Right now I’m playing a game run by a friend of mine, Spiderman Dave**. And, I have to tell you, Dave is the fucking master of the slow reveal.

When we made our characters, we made skill sets and character traits and personalities, but not backstories. We didn’t know enough about the world Dave had created to do so with any believability, so we left it to him. And in the months since we’ve started playing, he’s dropped in bits and pieces about our pasts here and there. Just enough to let us play the characters convincingly, but not enough to know the whole story. So we’re left with questions. A lot of them. Why are extremely high-ranked military officers searching so hard for a single deserter? Who put the exceptionally high price on the bar owner’s head? Why did an operative leave his loving fiancé and join a mission that will see him dead within five years? Why send a mission to an obscure corner of the universe with no hope of success?

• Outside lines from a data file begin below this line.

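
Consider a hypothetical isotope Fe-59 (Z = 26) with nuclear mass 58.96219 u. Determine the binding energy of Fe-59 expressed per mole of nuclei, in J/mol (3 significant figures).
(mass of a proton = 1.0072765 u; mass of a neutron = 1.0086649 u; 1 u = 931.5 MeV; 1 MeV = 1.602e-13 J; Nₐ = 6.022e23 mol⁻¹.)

4.61e+13 J/mol

Σm = 26·m_p + 33·m_n = 26.1891890 + 33.2859417 = 59.4751307 u
Δm = 59.4751307 − 58.96219 = 0.5129407 u
Binding energy = Δm·c² = 0.5129407 × 931.5 MeV/u = 477.804 MeV
Per nucleus in joules: 477.804 MeV × 1.602e-13 J/MeV = 7.6544e-11 J
Per mole: 7.6544e-11 J × 6.022e23 mol⁻¹ = 4.6095e+13 J/mol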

All those questions. And, I don’t know about anyone else, but at least half the reason I’m playing is to find out the goddamned answers. The combat’s fun, and my character does have an awful lot of shiny toys, but the questions are what keep me coming back. Curiosity: I has it. In fucking spades.

Works in other fiction, too. Questions lead the reader on. Hell, look at Citizen Kane*** . Fucking ‘Rosebud’? However you feel about that movie, you have to admit that it poses a question early on which is not answered until the end, and that question digs at your brain.

That bit’s important, too; I’ve written elsewhere about the importance of keeping your promises. The answers have to fit. There has to be a pay-off. But ask those questions early and then let them dangle in the reader’s mind. This works especially well if it’s something the characters already know; people rarely need to talk about something that they know, so the long reveal makes sense. If you’re just hiding something for the sake of hiding it, then it doesn’t work and the reader feels like you’re being a cock.

But with the right questions asked at the right time, you can lead a reader right through the story you’ve written. Just make sure the answer’s not a goddamned sled.

*For the non-nerds among you, this includes things like Dungeons and Dragons, Shadowrun, Call of Cthulhu, Rifts…all that stuff that requires character sheets and dice and spare time. Hell of a lot of fun if you’ve never tried it.

**Thus named to distinguish him from the other Daves I know: Uncle Dave, Tattoo Dave, Fur-Pants Dave, I-Nailed-His-Hat-To-My-Door-With-A-Pocket-Knife Dave…

***Apologies for using such a tired, over-used reference, but I didn’t want to spoil things for people by using a newer one. Frankly, if you don’t know the ending of Citizen Kane by now, you haven’t been paying attention.